A right-of-centre think tank has been attacked for calling for the national minimum wage to be abolished for apprentices and under-18s.
The Institute of Economic Affairs (IEA) said the statutory rate had failed to reduce poverty since it was introduced 15 years ago, and actually hit job opportunities for the young and unskilled.
The minimum wage, which is supported by all sides of industry, has led to employers becoming "choosier" in employment, the group claimed.
Mark Littlewood, IEA director general, said: "For too long the Government has been preoccupied with the idea of guaranteeing a living wage without looking at the facts.
"Youth unemployment is still precariously high and the best way to combat this is to make young, unskilled workers more attractive to employers. An ever-increasing minimum wage creates a wealth of unintended consequences and the result is that among the group of people the measure aims to help, very few actually feel any benefit at all."
But Brian Strutton, national officer of the GMB union, said: "The axe-grinding Institute for Economic Affairs, as usual, starts with its prejudiced conclusions and argues back, against all the evidence, to criticise the national minimum wage.
"If they had their way, poverty pay would be the norm and benefit dependency would be even greater than it is already.
"The minimum wage has not had the detrimental effect on employment that right-wing lobbyists like the IEA predicted and they should admit that.
"Their negative comments towards young unemployed people are particularly distasteful."
According to the IEA report - The Minimum Wage: Silver Bullet Or Poisoned Chalice? - rises in the minimum wage have had adverse effects, including an increase in zero-hours contracts and unpaid internships.
The IEA claimed significant reform of the tax credit system was needed to reduce unemployment and alleviate poverty.
Suspending the minimum wage for those under 24 and out of work for over a year would encourage skills acquisition and long-term employment, the group said.
Martin Freedman, director of economic strategy and negotiation at the Association of Teacher and Lecturers, said: "The Institute of Economic Affairs has produced a risible report unfairly blaming the £2.68 an hour minimum wage for apprenticeships for pricing a million young people out of jobs on the grounds employers can't afford to pay it.
"If the Government followed the IEA's advice to scrap minimum pay protection for young people, taxpayers would end up subsidising exploitation wages through tax credits."

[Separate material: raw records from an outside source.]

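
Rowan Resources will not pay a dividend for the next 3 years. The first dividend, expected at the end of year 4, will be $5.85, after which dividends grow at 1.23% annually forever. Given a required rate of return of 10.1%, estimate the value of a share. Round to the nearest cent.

$49.42

Deferred-dividend DDM. At t=3 the remaining stream is a growing perpetuity with first payment D_4 = 5.85.
V_3 = D_4/(r−g) = 5.85/(0.101−0.0123) = 65.9526
P₀ = V_3/(1+r)^3 = 65.9526/(1+0.101)^3 = 49.4163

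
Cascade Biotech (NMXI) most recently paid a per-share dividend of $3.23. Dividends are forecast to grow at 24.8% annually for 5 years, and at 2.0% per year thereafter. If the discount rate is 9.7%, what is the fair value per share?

Two-stage DDM. Project D₁…D_5 at 0.248, terminal growth 0.02, discount at r = 0.097.
D_1 = 4.0310
D_2 = 5.0307
D_3 = 6.2784
D_4 = 7.8354
D_5 = 9.7786
Terminal value at t=5: TV = D_6/(r−g) = 9.9741/(0.097−0.02) = 129.5343
P₀ = 4.0310/(1+0.097)^1 + 5.0307/(1+0.097)^2 + 6.2784/(1+0.097)^3 + 7.8354/(1+0.097)^4 + 9.7786/(1+0.097)^5 + 129.5343/(1+0.097)^5 = 105.7129

$105.71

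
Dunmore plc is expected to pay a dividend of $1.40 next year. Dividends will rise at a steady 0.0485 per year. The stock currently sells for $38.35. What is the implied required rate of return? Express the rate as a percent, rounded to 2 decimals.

8.50%

Rearranging the constant-growth DDM: r = D₁/P₀ + g.
r = 1.4000 / 38.35 + 0.0485 = 0.03651 + 0.0485 = 0.08501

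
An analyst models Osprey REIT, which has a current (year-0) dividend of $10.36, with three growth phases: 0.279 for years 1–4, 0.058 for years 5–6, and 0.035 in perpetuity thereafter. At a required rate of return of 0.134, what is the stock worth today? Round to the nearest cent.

Three-stage DDM. Project D₁…D_6; terminal Gordon value at t=6 with g = 0.035; discount at r = 0.134.
D_1 = 13.2504
D_2 = 16.9473
D_3 = 21.6756
D_4 = 27.7231
D_5 = 29.3310
D_6 = 31.0323
TV_6 = 32.1184/(0.134−0.035) = 324.4281
P₀ = Σ Dₜ/(1+r)ᵗ + TV_6/(1+r)^6 = 239.2852

$239.29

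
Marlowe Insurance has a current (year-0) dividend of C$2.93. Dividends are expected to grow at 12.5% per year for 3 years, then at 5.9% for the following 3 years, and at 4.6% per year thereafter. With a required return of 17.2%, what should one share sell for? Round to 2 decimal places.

C$30.34

Three-stage DDM. Project D₁…D_6; terminal Gordon value at t=6 with g = 0.046; discount at r = 0.172.
D_1 = 3.2963
D_2 = 3.7083
D_3 = 4.1718
D_4 = 4.4180
D_5 = 4.6786
D_6 = 4.9547
TV_6 = 5.1826/(0.172−0.046) = 41.1315
P₀ = Σ Dₜ/(1+r)ᵗ + TV_6/(1+r)^6 = 30.3440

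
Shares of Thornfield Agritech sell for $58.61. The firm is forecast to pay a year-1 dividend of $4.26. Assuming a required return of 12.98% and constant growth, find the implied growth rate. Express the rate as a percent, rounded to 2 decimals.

From P₀ = D₁/(r − g), the implied growth is g = r − D₁/P₀.
g = 0.1298 − 4.26/58.61 = 0.1298 − 0.07268 = 0.05712

5.71%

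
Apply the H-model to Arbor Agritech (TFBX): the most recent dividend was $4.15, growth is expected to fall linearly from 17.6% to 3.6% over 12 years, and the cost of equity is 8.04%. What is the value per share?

H-model: P₀ = D₀[(1+g_L) + H(g_S−g_L)]/(r−g_L), with H = 12/2 = 6.
P₀ = 4.15 × [(1+0.036) + 6×(0.176−0.036)] / (0.0804−0.036)
   = 4.15 × 1.8760 / 0.0444 = 175.3468

$175.35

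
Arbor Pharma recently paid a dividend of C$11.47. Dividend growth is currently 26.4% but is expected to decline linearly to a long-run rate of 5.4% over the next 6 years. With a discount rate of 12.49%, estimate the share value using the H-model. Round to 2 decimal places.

C$272.43

H-model: P₀ = D₀[(1+g_L) + H(g_S−g_L)]/(r−g_L), with H = 6/2 = 3.
P₀ = 11.47 × [(1+0.054) + 3×(0.264−0.054)] / (0.1249−0.054)
   = 11.47 × 1.6840 / 0.0709 = 272.4327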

Kevin Courtney, deputy general secretary of the National Union of Teachers, said: "In a civilised society it is entirely wrong to be suggesting that one way to reduce unemployment is to allow employers to pay staff as little as possible.
"The idea that getting rid of the minimum wage for under-24-year-olds will be a benefit to everyone is utter nonsense. All it will do is encourage the exploitation of young people and a race to the bottom for wages."
A Business Department spokesman said: "The national minimum wage is a legal requirement and strikes the careful balance between fair pay for workers without costing jobs.
"Enforcing the national minimum wage is a Government priority.
"No credible research or analysis has ever indicated that the employment opportunities for young people and apprentices have been adversely affected by upholding the law."